If you count yourself among this crowd, you might be understandably frustrated by the lack of readily available bargain stocks in the current market environment. Fortunately, we’ve had a few notable companies release quarterly earnings recently. These stocks had some good things to say in their reports and for the most part, happen to be trading for valuations that won’t raise your blood pressure.
After a horrible down day, is this tech giant cheap?
Oracle Corporation (NASDAQ:ORCL) stockholders received a rude awakening on March 21 when they found their company fell 9% on the day after releasing quarterly earnings that did not meet Wall Street expectations. On the surface, Oracle’s results certainly didn’t seem terrible. It’s been well publicized that the last year has been a tough one for technology companies.
Third quarter total revenues declined 1% year-over-year, but GAAP earnings per share increased 6% versus the previous year’s third quarter. There’s a good chance this disappointing quarter may be a one-off. It’s worth noting that Oracle reported 4.2% growth in full-year 2012 revenue, and the company has grown its revenues by 17% compounded annually since 2009.
Buy NIKE, Inc. (NYSE:NKE)? Just do it
On the flip side, Nike stockholders had to be pleased with their company’s results, after which the stock soared 11% in one day. Nike reported net revenue growth of 9%, to $6.2 billion, and 20% diluted earnings per share growth.
There was a lot to like about NIKE, Inc. (NYSE:NKE)’s announcement, as its business is executing well and management is deploying shareholder money effectively.

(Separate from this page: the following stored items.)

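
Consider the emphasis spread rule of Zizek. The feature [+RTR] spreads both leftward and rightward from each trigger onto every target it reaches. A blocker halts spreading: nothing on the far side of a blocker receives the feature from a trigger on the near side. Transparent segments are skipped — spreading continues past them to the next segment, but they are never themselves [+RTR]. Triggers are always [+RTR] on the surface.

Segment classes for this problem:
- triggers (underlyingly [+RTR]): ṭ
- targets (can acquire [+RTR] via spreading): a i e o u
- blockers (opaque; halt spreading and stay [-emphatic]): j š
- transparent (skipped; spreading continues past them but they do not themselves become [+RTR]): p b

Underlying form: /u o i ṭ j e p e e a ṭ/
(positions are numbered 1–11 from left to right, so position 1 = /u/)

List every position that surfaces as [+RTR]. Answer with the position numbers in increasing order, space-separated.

From /ṭ/ at 4 rightward: 5 /j/ blocks.
From /ṭ/ at 4 leftward: 3 /i/ → [+RTR]; 2 /o/ → [+RTR]; 1 /u/ → [+RTR]; word edge.
From /ṭ/ at 11 rightward: word edge.
From /ṭ/ at 11 leftward: 10 /a/ → [+RTR]; 9 /e/ → [+RTR]; 8 /e/ → [+RTR]; 7 /p/ transparent; 6 /e/ → [+RTR]; 5 /j/ blocks.

1 2 3 4 6 8 9 10 11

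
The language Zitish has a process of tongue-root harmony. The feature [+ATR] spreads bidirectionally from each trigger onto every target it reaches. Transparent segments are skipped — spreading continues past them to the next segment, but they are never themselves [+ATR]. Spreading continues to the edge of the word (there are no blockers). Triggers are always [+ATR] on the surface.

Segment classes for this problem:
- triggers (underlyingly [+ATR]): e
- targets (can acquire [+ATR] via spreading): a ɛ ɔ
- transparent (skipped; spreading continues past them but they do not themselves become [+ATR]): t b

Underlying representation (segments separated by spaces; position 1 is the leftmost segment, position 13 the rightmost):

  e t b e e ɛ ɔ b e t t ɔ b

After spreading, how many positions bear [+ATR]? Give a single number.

7

From /e/ at 1 rightward: 2 /t/ transparent; 3 /b/ transparent; 4 /e/ is itself a trigger — this domain ends here.
From /e/ at 1 leftward: word edge.
From /e/ at 4 rightward: 5 /e/ is itself a trigger — this domain ends here.
From /e/ at 4 leftward: 3 /b/ transparent; 2 /t/ transparent; 1 /e/ is itself a trigger — this domain ends here.
From /e/ at 5 rightward: 6 /ɛ/ → [+ATR]; 7 /ɔ/ → [+ATR]; 8 /b/ transparent; 9 /e/ is itself a trigger — this domain ends here.
From /e/ at 5 leftward: 4 /e/ is itself a trigger — this domain ends here.
From /e/ at 9 rightward: 10 /t/ transparent; 11 /t/ transparent; 12 /ɔ/ → [+ATR]; 13 /b/ transparent; word edge.
From /e/ at 9 leftward: 8 /b/ transparent; 7 /ɔ/ → [+ATR]; 6 /ɛ/ → [+ATR]; 5 /e/ is itself a trigger — this domain ends here.
[+ATR] positions on the surface: 1 4 5 6 7 9 12.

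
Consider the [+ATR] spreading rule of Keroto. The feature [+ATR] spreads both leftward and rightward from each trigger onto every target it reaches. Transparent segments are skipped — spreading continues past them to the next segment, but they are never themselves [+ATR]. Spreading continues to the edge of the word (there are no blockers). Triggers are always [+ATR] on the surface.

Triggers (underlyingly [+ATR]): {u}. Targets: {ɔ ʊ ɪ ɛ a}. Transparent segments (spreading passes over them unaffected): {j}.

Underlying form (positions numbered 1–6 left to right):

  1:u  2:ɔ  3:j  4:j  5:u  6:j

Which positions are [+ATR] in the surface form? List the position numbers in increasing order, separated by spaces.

1 2 5

From /u/ at 1 rightward: 2 /ɔ/ → [+ATR]; 3 /j/ transparent; 4 /j/ transparent; 5 /u/ is itself a trigger — this domain ends here.
From /u/ at 1 leftward: word edge.
From /u/ at 5 rightward: 6 /j/ transparent; word edge.
From /u/ at 5 leftward: 4 /j/ transparent; 3 /j/ transparent; 2 /ɔ/ → [+ATR]; 1 /u/ is itself a trigger — this domain ends here.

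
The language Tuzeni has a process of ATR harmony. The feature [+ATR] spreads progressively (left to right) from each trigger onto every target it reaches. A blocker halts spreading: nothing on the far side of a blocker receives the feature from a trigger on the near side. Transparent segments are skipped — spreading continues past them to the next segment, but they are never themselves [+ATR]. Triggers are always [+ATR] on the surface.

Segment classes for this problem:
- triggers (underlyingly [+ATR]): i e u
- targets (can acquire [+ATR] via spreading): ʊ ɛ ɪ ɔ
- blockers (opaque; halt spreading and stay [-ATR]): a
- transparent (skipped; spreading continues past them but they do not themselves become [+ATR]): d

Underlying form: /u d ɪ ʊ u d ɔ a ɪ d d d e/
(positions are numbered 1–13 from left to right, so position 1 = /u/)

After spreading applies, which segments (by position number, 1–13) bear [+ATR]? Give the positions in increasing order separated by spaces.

From /u/ at 1 rightward: 2 /d/ transparent; 3 /ɪ/ → [+ATR]; 4 /ʊ/ → [+ATR]; 5 /u/ is itself a trigger — this domain ends here.
From /u/ at 5 rightward: 6 /d/ transparent; 7 /ɔ/ → [+ATR]; 8 /a/ blocks.
From /e/ at 13 rightward: word edge.
Target with no active source: position 9 stays [-ATR].

1 3 4 5 7 13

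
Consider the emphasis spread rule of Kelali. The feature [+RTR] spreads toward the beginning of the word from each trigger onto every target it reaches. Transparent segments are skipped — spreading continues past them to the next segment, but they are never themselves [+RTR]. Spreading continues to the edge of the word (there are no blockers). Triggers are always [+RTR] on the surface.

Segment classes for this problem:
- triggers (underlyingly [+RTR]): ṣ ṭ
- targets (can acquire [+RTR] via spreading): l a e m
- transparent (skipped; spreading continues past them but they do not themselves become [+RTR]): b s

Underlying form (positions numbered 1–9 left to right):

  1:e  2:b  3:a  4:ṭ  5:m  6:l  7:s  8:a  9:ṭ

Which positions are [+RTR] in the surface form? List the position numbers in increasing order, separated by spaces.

From /ṭ/ at 4 leftward: 3 /a/ → [+RTR]; 2 /b/ transparent; 1 /e/ → [+RTR]; word edge.
From /ṭ/ at 9 leftward: 8 /a/ → [+RTR]; 7 /s/ transparent; 6 /l/ → [+RTR]; 5 /m/ → [+RTR]; 4 /ṭ/ is itself a trigger — this domain ends here.

1 3 4 5 6 8 9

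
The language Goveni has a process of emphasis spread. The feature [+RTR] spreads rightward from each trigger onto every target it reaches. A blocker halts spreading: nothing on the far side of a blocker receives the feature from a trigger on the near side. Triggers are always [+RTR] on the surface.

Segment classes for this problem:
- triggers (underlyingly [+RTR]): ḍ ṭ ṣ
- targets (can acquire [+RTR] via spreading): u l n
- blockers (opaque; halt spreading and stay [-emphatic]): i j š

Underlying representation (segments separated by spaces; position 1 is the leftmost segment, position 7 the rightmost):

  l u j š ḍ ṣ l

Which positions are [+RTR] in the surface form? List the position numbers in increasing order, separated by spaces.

5 6 7

From /ḍ/ at 5 rightward: 6 /ṣ/ is itself a trigger — this domain ends here.
From /ṣ/ at 6 rightward: 7 /l/ → [+RTR]; word edge.
Targets with no active source: positions 1 2 stay [-emphatic].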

Not only did organic sales increase, but the company’s bottom line also benefited from gross margin expansion and reduced shares outstanding. It appears that Nike can do no wrong at this point. Its shares are up more than 10% over the past 52 weeks and are sitting at a split-adjusted all-time high.
Serving up profits and dividends
Darden Restaurants, Inc. (NYSE:DRI), the operator of full-service restaurants Olive Garden, Red Lobster, and LongHorn Steakhouse in the United States and Canada, provided investors with a mixed report. Darden’s performance in the third quarter might give investors indigestion, as the company reported quarterly diluted earnings per share of $1.02, an 18% drop year-over-year.
Furthermore, while total sales grew 4.6% versus the prior year’s third quarter, these gains were due entirely to additional sales from new restaurants and the company’s Specialty Restaurant group. Its core group of Olive Garden, Red Lobster, and LongHorn Steakhouse posted a same-store sales (which measure locations open at least one year) decline of 4.6%.
On a positive note, Darden is actively turning its business in the right direction. Investors should take note of the company’s international growth initiatives as a way to engineer growth going forward. Darden recently announced it would build more than 50 restaurants in Brazil, Colombia, the Dominican Republic, and Panama. Should these restaurants take hold, the company may benefit handsomely from this emerging market opportunity.
The Foolish takeaway
Despite mixed reports from Oracle Corporation (NASDAQ:ORCL) and Darden, they now appear attractively priced, trading for trailing price-to-earnings ratios of just 14. Each has something different to offer, depending on your investment desires. Growth-oriented investors will find more to like with Oracle, as its revenue growth over the past few years exceeds comparable growth from the broader market. Income investors would probably prefer Darden, because it offers a 4% dividend yield. Furthermore, Darden’s dividend growth over the past few years is impressive. In 2012, the company served investors a 16% dividend bump.
It’s hard to make the claim that NIKE, Inc. (NYSE:NKE) is a screaming value play, but at the same time, it’s one of the world’s most recognizable and valuable brands. It’s worth adding, though, that as the stock continues to climb, the inherent margin of safety gets thinner and thinner. Nike will have to keep meeting the higher expectations Mr. Market is placing on the company. It currently exchanges hands for more than 25 times trailing twelve-month earnings, but at the same time, you can’t argue with results. The company’s performance continues to make the market happy, and investors should enjoy the ride.